Une affaire vieille de trois ans
C’est en 2020 que l’histoire commence, lorsque Vincent Bolloré a progressivement phagocyté le groupe Lagardère avec Vivendi, en devenant le premier actionnaire en juillet, avant de finalement lancer une OPA en septembre 2021. À cet instant, l’objectif de Bolloré est clair : fusionner les groupes Vivendi et Lagardère afin d’asseoir une hégémonie dans les mondes de l’édition et des médias, en détenant alors Editis, Hachette, Canal+, Prisma Media, Paris Match, Europe 1, JDD et RFM pour ne citer qu’eux.
Une perspective plus que redoutée dans l’édition française. Une telle opération aboutirait à une concentration jamais vue, avec notamment 71 % des parts de marché dans le scolaire, 63 % dans les dictionnaires et 54 % dans la littérature de poche. Sans compter les visées politiques de Vincent Bolloré, dont le management presque totalitaire au sein du groupe Canal+ notamment, privé de ses quelques espaces de liberté depuis son arrivée, est loin de faire l’unanimité.
La Commission européenne comme trouble-fête des ambitions de Bolloré
Et la diversité de la création, dans tout ça ? Si Arnaud Nourry, ex-PDG d’Hachette Livre et fervent opposant à cette opération, a brutalement été démis de ses fonctions par Arnaud Lagardère en mars 2021, l’opposition ne s’est pas découragée. Jusqu’à atteindre les instances politiques, et la commission d’enquête sur la concentration des médias du Sénat qui convoque Vincent Bolloré en janvier 2022. Résultat : la fusion des deux groupes est compromise, et Vivendi annonce son intention de céder Editis pour rendre l’opération acceptable.
De son côté, Bruxelles lance une enquête en novembre 2022, craignant pour le droit à la concurrence avec un monopole sur l’ensemble de la chaîne de valeur du livre. La décision tombe le 9 juin, la Commission européenne exige que Vivendi se sépare d’Editis – et surveillera le bon déroulement et la fiabilité de l’opération, ainsi que du magazine Gala, pour que l’OPA puisse aboutir. Ainsi, Vivendi ne pourra pas finaliser l’acquisition de Lagardère tant que la Commission n’aura pas approuvé le nouvel acquéreur d’Editis.
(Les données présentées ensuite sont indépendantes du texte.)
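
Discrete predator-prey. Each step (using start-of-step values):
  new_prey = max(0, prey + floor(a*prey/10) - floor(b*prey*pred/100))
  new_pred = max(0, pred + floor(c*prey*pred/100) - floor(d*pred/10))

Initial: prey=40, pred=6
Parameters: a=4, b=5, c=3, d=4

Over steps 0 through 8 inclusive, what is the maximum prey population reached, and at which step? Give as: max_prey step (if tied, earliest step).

Answer: 44 1

Derivation:
Step 1: prey: 40+16-12=44; pred: 6+7-2=11
Step 2: prey: 44+17-24=37; pred: 11+14-4=21
Step 3: prey: 37+14-38=13; pred: 21+23-8=36
Step 4: prey: 13+5-23=0; pred: 36+14-14=36
Step 5: prey: 0+0-0=0; pred: 36+0-14=22
Step 6: prey: 0+0-0=0; pred: 22+0-8=14
Step 7: prey: 0+0-0=0; pred: 14+0-5=9
Step 8: prey: 0+0-0=0; pred: 9+0-3=6
Max prey = 44 at step 1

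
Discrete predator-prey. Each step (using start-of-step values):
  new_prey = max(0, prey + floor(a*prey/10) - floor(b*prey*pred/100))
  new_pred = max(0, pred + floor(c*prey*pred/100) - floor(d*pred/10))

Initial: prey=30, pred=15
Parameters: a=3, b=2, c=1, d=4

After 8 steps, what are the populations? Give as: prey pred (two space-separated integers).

Answer: 60 11

Derivation:
Step 1: prey: 30+9-9=30; pred: 15+4-6=13
Step 2: prey: 30+9-7=32; pred: 13+3-5=11
Step 3: prey: 32+9-7=34; pred: 11+3-4=10
Step 4: prey: 34+10-6=38; pred: 10+3-4=9
Step 5: prey: 38+11-6=43; pred: 9+3-3=9
Step 6: prey: 43+12-7=48; pred: 9+3-3=9
Step 7: prey: 48+14-8=54; pred: 9+4-3=10
Step 8: prey: 54+16-10=60; pred: 10+5-4=11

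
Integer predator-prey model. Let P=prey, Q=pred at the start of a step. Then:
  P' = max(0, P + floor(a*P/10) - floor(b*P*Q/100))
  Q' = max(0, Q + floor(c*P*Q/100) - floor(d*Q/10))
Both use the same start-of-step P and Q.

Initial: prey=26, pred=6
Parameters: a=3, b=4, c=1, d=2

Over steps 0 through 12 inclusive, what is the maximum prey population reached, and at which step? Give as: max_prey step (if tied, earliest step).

Answer: 38 7

Derivation:
Step 1: prey: 26+7-6=27; pred: 6+1-1=6
Step 2: prey: 27+8-6=29; pred: 6+1-1=6
Step 3: prey: 29+8-6=31; pred: 6+1-1=6
Step 4: prey: 31+9-7=33; pred: 6+1-1=6
Step 5: prey: 33+9-7=35; pred: 6+1-1=6
Step 6: prey: 35+10-8=37; pred: 6+2-1=7
Step 7: prey: 37+11-10=38; pred: 7+2-1=8
Step 8: prey: 38+11-12=37; pred: 8+3-1=10
Step 9: prey: 37+11-14=34; pred: 10+3-2=11
Step 10: prey: 34+10-14=30; pred: 11+3-2=12
Step 11: prey: 30+9-14=25; pred: 12+3-2=13
Step 12: prey: 25+7-13=19; pred: 13+3-2=14
Max prey = 38 at step 7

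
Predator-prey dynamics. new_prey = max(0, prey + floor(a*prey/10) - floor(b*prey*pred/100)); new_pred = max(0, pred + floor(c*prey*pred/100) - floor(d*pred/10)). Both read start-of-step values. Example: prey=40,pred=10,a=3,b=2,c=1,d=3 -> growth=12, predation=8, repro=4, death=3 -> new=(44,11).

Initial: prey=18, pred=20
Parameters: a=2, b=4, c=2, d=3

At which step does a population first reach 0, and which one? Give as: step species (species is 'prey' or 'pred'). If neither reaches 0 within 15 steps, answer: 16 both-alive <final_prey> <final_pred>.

Answer: 16 both-alive 1 3

Derivation:
Step 1: prey: 18+3-14=7; pred: 20+7-6=21
Step 2: prey: 7+1-5=3; pred: 21+2-6=17
Step 3: prey: 3+0-2=1; pred: 17+1-5=13
Step 4: prey: 1+0-0=1; pred: 13+0-3=10
Step 5: prey: 1+0-0=1; pred: 10+0-3=7
Step 6: prey: 1+0-0=1; pred: 7+0-2=5
Step 7: prey: 1+0-0=1; pred: 5+0-1=4
Step 8: prey: 1+0-0=1; pred: 4+0-1=3
Step 9: prey: 1+0-0=1; pred: 3+0-0=3
Steps 10-15: state stable at prey=1, pred=3 (no change)
No extinction within 15 steps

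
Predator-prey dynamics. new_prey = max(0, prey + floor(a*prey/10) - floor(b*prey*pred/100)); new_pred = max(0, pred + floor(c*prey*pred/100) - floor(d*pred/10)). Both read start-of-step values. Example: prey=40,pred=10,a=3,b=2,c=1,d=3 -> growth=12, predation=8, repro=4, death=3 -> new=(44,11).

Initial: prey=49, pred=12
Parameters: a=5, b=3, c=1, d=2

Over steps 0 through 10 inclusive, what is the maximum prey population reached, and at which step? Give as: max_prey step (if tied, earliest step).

Answer: 59 2

Derivation:
Step 1: prey: 49+24-17=56; pred: 12+5-2=15
Step 2: prey: 56+28-25=59; pred: 15+8-3=20
Step 3: prey: 59+29-35=53; pred: 20+11-4=27
Step 4: prey: 53+26-42=37; pred: 27+14-5=36
Step 5: prey: 37+18-39=16; pred: 36+13-7=42
Step 6: prey: 16+8-20=4; pred: 42+6-8=40
Step 7: prey: 4+2-4=2; pred: 40+1-8=33
Step 8: prey: 2+1-1=2; pred: 33+0-6=27
Step 9: prey: 2+1-1=2; pred: 27+0-5=22
Step 10: prey: 2+1-1=2; pred: 22+0-4=18
Max prey = 59 at step 2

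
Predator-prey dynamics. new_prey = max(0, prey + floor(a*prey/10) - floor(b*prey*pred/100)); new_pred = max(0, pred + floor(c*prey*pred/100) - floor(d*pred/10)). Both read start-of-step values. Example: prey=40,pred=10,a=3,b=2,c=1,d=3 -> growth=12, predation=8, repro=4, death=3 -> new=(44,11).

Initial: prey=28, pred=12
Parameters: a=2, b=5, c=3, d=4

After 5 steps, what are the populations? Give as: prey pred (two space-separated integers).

Answer: 1 6

Derivation:
Step 1: prey: 28+5-16=17; pred: 12+10-4=18
Step 2: prey: 17+3-15=5; pred: 18+9-7=20
Step 3: prey: 5+1-5=1; pred: 20+3-8=15
Step 4: prey: 1+0-0=1; pred: 15+0-6=9
Step 5: prey: 1+0-0=1; pred: 9+0-3=6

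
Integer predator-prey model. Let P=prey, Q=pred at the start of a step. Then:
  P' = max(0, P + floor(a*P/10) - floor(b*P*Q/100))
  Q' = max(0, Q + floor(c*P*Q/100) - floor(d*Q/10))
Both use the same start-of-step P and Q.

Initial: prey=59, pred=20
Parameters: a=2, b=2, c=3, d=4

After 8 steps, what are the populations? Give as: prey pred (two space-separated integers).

Step 1: prey: 59+11-23=47; pred: 20+35-8=47
Step 2: prey: 47+9-44=12; pred: 47+66-18=95
Step 3: prey: 12+2-22=0; pred: 95+34-38=91
Step 4: prey: 0+0-0=0; pred: 91+0-36=55
Step 5: prey: 0+0-0=0; pred: 55+0-22=33
Step 6: prey: 0+0-0=0; pred: 33+0-13=20
Step 7: prey: 0+0-0=0; pred: 20+0-8=12
Step 8: prey: 0+0-0=0; pred: 12+0-4=8

Answer: 0 8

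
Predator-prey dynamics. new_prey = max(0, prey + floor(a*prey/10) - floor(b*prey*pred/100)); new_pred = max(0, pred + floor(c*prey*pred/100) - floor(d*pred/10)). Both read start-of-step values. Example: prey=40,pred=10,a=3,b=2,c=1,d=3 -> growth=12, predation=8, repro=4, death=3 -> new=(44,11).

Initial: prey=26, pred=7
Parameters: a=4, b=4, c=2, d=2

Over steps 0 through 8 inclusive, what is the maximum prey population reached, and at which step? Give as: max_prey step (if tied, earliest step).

Step 1: prey: 26+10-7=29; pred: 7+3-1=9
Step 2: prey: 29+11-10=30; pred: 9+5-1=13
Step 3: prey: 30+12-15=27; pred: 13+7-2=18
Step 4: prey: 27+10-19=18; pred: 18+9-3=24
Step 5: prey: 18+7-17=8; pred: 24+8-4=28
Step 6: prey: 8+3-8=3; pred: 28+4-5=27
Step 7: prey: 3+1-3=1; pred: 27+1-5=23
Step 8: prey: 1+0-0=1; pred: 23+0-4=19
Max prey = 30 at step 2

Answer: 30 2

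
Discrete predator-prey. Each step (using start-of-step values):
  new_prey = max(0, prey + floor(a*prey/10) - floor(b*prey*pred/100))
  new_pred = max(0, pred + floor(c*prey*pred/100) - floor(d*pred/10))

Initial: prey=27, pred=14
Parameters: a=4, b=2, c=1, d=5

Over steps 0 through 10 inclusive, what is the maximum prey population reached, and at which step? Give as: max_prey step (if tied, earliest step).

Answer: 176 9

Derivation:
Step 1: prey: 27+10-7=30; pred: 14+3-7=10
Step 2: prey: 30+12-6=36; pred: 10+3-5=8
Step 3: prey: 36+14-5=45; pred: 8+2-4=6
Step 4: prey: 45+18-5=58; pred: 6+2-3=5
Step 5: prey: 58+23-5=76; pred: 5+2-2=5
Step 6: prey: 76+30-7=99; pred: 5+3-2=6
Step 7: prey: 99+39-11=127; pred: 6+5-3=8
Step 8: prey: 127+50-20=157; pred: 8+10-4=14
Step 9: prey: 157+62-43=176; pred: 14+21-7=28
Step 10: prey: 176+70-98=148; pred: 28+49-14=63
Max prey = 176 at step 9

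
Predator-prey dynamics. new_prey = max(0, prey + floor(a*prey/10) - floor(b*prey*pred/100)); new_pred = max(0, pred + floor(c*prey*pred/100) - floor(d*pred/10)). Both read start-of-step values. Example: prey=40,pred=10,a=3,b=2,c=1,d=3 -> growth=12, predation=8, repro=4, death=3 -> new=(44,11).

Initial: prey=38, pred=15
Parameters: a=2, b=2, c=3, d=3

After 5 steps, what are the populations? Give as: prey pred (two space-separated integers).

Step 1: prey: 38+7-11=34; pred: 15+17-4=28
Step 2: prey: 34+6-19=21; pred: 28+28-8=48
Step 3: prey: 21+4-20=5; pred: 48+30-14=64
Step 4: prey: 5+1-6=0; pred: 64+9-19=54
Step 5: prey: 0+0-0=0; pred: 54+0-16=38

Answer: 0 38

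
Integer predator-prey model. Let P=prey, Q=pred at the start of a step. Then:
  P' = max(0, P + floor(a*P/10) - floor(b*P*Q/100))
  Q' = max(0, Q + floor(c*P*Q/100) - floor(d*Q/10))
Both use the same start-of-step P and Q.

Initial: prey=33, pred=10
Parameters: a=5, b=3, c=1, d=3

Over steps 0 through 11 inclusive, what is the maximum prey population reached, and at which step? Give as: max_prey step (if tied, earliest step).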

La vente d’Editis, un nouveau feuilleton
Vivendi doit maintenant se hâter de trouver un potentiel acquéreur à sa filiale, et n’a pas caché sa volonté de trouver un repreneur étranger à l’édition française pour éviter de renforcer un potentiel concurrent. C’est en ce sens que des négociations exclusives sont en cours depuis mars avec le milliardaire Daniel Kretinsky, magnat de la presse tchèque à la tête de la holding Czech Media Invest (CMI).
Le rachat de 25 % de la Fnac/Darty, premier vendeur de livres en France, par ce dernier fin mars risque néanmoins de compliquer la vente, et de déplaire à la Commission européenne. Ainsi, l’opération pourrait aussi bien être entérinée dès juillet que dans de longs mois. Affaire à suivre…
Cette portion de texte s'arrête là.